For more than three decades City Hall has had a policy wherein developers obtain generous construction bonuses including extra height and density over that allowed by current zoning codes in return for providing community benefits such as affordable housing pursuant to a development agreement (DA).
The Dorchester House at 1040 Fourth St. is a 1988 condominium building required by terms of its 1982 DA (one of the city’s earliest development agreements) to set aside 15 ground floor units out of a total of 42 units for low and moderate income rental housing which can only be occupied by income-qualifying tenants who lease from unit owners.
In January, 2010, local attorney Stanley Epstein discovered that all 15 Dorchester units had been sold repeatedly over the years at market rates and were illegally occupied by owners, or illegally leased to family members and possibly others. There’s evidence that owners assumed City Hall would continue its 25-year history of not enforcing the DA and were ignoring the consequences of living in them, which is eviction.
With none of the units appearing to be in compliance with the DA, Epstein brought the situation to the attention of Deputy City Attorney Gary Rhoades.
As a result, the City Attorney’s office obtained documents from 11 of the 15 owners alleging that their units were in compliance because their condos were leased to non-related low and/or mid income tenants.

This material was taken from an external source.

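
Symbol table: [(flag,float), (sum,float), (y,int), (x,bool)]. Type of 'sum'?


Lookup 'sum' → type float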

It appears that nobody followed up to see if these documents were truthful and if the units were really in compliance. In February 2011, I filed a Freedom of Information Act (FOIA) request concerning proof of compliance which was denied by the City Attorney’s office. Meanwhile, staff repeatedly informed the City Council that the units were in compliance with the DA.
One big problem: owners would lose big bucks when they lease their units at low to mid income rates because the rental income would be far less than the total of mortgage payments, home owners association (HOA) dues, repairs, maintenance, taxes, insurance, utilities and other expenses.
The sale price for many of these units has been well into the $700,000s. One two-bedroom owner is currently asking $725,000. It defies rational belief that any owner would move out and take losses amounting to thousands of dollars a month in order to lease at less than market rates to non-relatives. And, everyone in City Hall knows this because they have the income and expense numbers.
Of the remaining four units, the status of one of them hasn’t been resolved since 1988.
In May 2010, City Hall sued Kathy Golshani and a related entity Bilet Properties, LLC. (that collectively owned the three remaining units) to enforce the Dorchester’s DA.
Some 27 months later, City Hall entered into a settlement agreement stating the three units owned by Golshani or Bilet Properties must be designated for rental only to low income persons as called for by the development agreement. Inexplicably, it also provided that “owner occupancy shall be allowed at each of the units …” What? Isn’t this having your cake and eating it, too!
“Owner occupancy” is the operative provision in this agreement and it clearly alters the development agreement on these three units, forever.
On top of everything else, City Hall hasn’t even adhered to its own procedure for amending development agreements as required by law. The process of staff reports, public noticing, public meetings and input before the Planning Commission and City Council has been completely ignored. Therefore, a good legal argument will probably be made that the agreement is invalid. Stay tuned for more litigation.
Making things worse, the City Council, Planning Department, City Attorney and City Manager have all been parties to the wrongful conduct relating to affordable housing at the Dorchester. In addition, the council never approved the settlement, although, in closed session, it authorized the City Attorney to end legal proceedings against the two defendants.
The comedy of errors continues. When Epstein learned of the settlement two weeks ago, he asked if it was approved by the council and if the public had been notified. Last week City Attorney Marsha Moutrie — 11 weeks after the fact — finally disclosed during the City Council meeting only that a settlement had been reached on the Golshani/Bilet units.
City Hall’s number one priority is affordable housing. Through bungling, inattention, manipulation, incompetence, fraud and lack of interest, 15 units of existing affordable housing were lost. And, all or substantially all of the 15 deed-restricted Dorchester units are still in violation of the development agreement.
Epstein called Santa Monicans for Renters’ Rights (SMRR) in 2010 to enlist SMRR’s help in the fight to save the affordable housing. Co-chair Patricia Hoffman wouldn’t comment and hung up on him. That’s how SMRR protects its so-called “top priority.” Slam down the phone.
Nobody seems to care that 15 units of valuable low/mid income housing are being occupied by well-heeled owners instead of the low or mid income families for which they were intended.
I’m thinking the reason this was handled so badly was because staff and politicians alike didn’t want owners tossed out of their homes even though there’s ample evidence the owners were well aware their units were deed restricted.
Right now, the fumbling of the Dorchester House DA and all the prevarication surrounding it has made City Hall’s “number one priority” a number one faux-pas. There’s a lot of shame to go around and heads should roll for this debacle.